Christopher Graham: I think it is important that one should understand the language; I think it is important that one should know what questions to ask. I do not claim to be an IT nerd. I employ a number of IT professionals. We have been very ambitious with the IT developments at the Advertising Standards Authority. I was the director general who said everything has to be done online, I was the director general who said all adjudications have to be published on line, searchable, we will do it weekly instead of monthly in a little telephone directory, and so on. So I am a great advocate of the potential of IT to make organisations more efficient, to open up to the public, and so on, but I do not claim to be an IT whiz who can do it all himself. I think in this role it is very important and one should have around one colleagues in whom one can trust, whether it is managing the IT, or managing the human resources or, indeed, giving very good legal advice. It is important to be able to draw on various expertise, not to pretend that one knows it all.

Q37 Chairman: How are you going to deal with the Ministry of Justice, bearing in mind that unless we get it our way it is going to be responsible for your pay and rations? It is a body that you will want to scrutinise in its role promoting freedom of information across government - that is part of its duty - and it is a department which actually has a rather weak record in its own management of freedom of information.

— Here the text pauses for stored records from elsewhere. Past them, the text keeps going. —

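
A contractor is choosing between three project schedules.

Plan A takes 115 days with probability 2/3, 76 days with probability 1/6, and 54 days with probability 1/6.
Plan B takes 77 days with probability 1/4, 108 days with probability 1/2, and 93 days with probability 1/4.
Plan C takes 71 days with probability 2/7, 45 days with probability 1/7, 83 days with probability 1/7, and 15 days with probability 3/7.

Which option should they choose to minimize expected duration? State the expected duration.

Plan A = 2/3 × 115 + 1/6 × 76 + 1/6 × 54 = 76.6667 + 12.6667 + 9 = 98.3333
Plan B = 1/4 × 77 + 1/2 × 108 + 1/4 × 93 = 19.25 + 54 + 23.25 = 96.5
Plan C = 2/7 × 71 + 1/7 × 45 + 1/7 × 83 + 3/7 × 15 = 20.2857 + 6.4286 + 11.8571 + 6.4286 = 45

Plan C (45 days)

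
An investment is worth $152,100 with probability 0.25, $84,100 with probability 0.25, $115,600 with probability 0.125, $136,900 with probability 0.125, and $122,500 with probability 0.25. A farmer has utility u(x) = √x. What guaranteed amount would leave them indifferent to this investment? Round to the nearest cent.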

Christopher Graham: I am sure that the committee is a very effective terrier snapping at the heels of the Ministry, and perhaps it is a two-pronged fork with the committee keeping up the pressure and the Information Commissioner doing what the Information Commissioner does, but I would not have thought that megaphone negotiations before the select committee are going to get me very far.

Q38 Chairman: So you do not propose to start any today?

Christopher Graham: No.

Chairman: Mr Graham, thank you very much indeed for what has been an interesting session for us. Can I ask the committee members to stay behind; we have some private business to do. Thank you very much.